Sparse ridge Sliced inverse quantile regression without quantile crossing


Quantile regression provides a more complete statistical analysis of the stochastic relationships between random variables. While this technique has become very popular as a comprehensive extension of the classical mean regression it nonetheless suffers the problem of crossing of regression functions estimated at different orders of quantiles. Theoretically, the extension of conditional quantiles to higher dimension p of X is straight forward. However, its practical success suffers from the so-called ‘curse of dimensionality’. In this article we propose a method of obtaining quantile regression estimates for high dimension data without the unfavourable quality of quantile crossing.

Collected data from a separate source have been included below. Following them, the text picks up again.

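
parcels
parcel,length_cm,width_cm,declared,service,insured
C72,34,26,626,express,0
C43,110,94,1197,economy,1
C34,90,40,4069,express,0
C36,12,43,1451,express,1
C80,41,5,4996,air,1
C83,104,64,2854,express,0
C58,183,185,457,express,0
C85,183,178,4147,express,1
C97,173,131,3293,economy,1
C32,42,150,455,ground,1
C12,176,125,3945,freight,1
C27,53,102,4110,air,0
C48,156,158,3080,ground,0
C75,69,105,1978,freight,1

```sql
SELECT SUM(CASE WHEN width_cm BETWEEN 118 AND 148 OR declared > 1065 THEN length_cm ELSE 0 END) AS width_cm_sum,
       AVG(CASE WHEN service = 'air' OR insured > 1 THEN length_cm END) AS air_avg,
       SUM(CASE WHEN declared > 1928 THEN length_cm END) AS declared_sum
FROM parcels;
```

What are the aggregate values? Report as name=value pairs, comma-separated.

width_cm_sum=1167, air_avg=47, declared_sum=1045

[width_cm_sum: width_cm BETWEEN 118 AND 148 OR declared > 1065]
parcel=C72: ✗
parcel=C43: ✓ → 110
parcel=C34: ✓ → 90
parcel=C36: ✓ → 12
parcel=C80: ✓ → 41
parcel=C83: ✓ → 104
parcel=C58: ✗
parcel=C85: ✓ → 183
parcel=C97: ✓ → 173
parcel=C32: ✗
parcel=C12: ✓ → 176
parcel=C27: ✓ → 53
parcel=C48: ✓ → 156
parcel=C75: ✓ → 69
width_cm_sum = 110 + 90 + 12 + 41 + 104 + 183 + 173 + 176 + 53 + 156 + 69 = 1167
—
[air_avg: service = 'air' OR insured > 1]
parcel=C72: ✗
parcel=C43: ✗
parcel=C34: ✗
parcel=C36: ✗
parcel=C80: ✓ → 41
parcel=C83: ✗
parcel=C58: ✗
parcel=C85: ✗
parcel=C97: ✗
parcel=C32: ✗
parcel=C12: ✗
parcel=C27: ✓ → 53
parcel=C48: ✗
parcel=C75: ✗
air_avg = (41 + 53) / 2 = 47
—
[declared_sum: declared > 1928]
parcel=C72: ✗
parcel=C43: ✗
parcel=C34: ✓ → 90
parcel=C36: ✗
parcel=C80: ✓ → 41
parcel=C83: ✓ → 104
parcel=C58: ✗
parcel=C85: ✓ → 183
parcel=C97: ✓ → 173
parcel=C32: ✗
parcel=C12: ✓ → 176
parcel=C27: ✓ → 53
parcel=C48: ✓ → 156
parcel=C75: ✓ → 69
declared_sum = 90 + 41 + 104 + 183 + 173 + 176 + 53 + 156 + 69 = 1045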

The proposed method is a two step procedure that initially employs sparse ridge sliced inverse regression (SRSIR) to achieve dimension reduction when the predictors are possibly correlated and then followed by the usage of non-parametric method to estimate non-crossing quantile regression. For the second stage of our method we employ double kernel smoothing method (Yu and Jones,1998); monotone-based smoothing method based on the convolution of the distribution (Dette and Volgushev,2008) and joint non-crossing quantile smoothing spline method (Bondell et al., 2010) for estimating the conditional quantile without quantile crossing. Through a simulation and empirical study we compare our estimators with that of Gannon et al. (2004).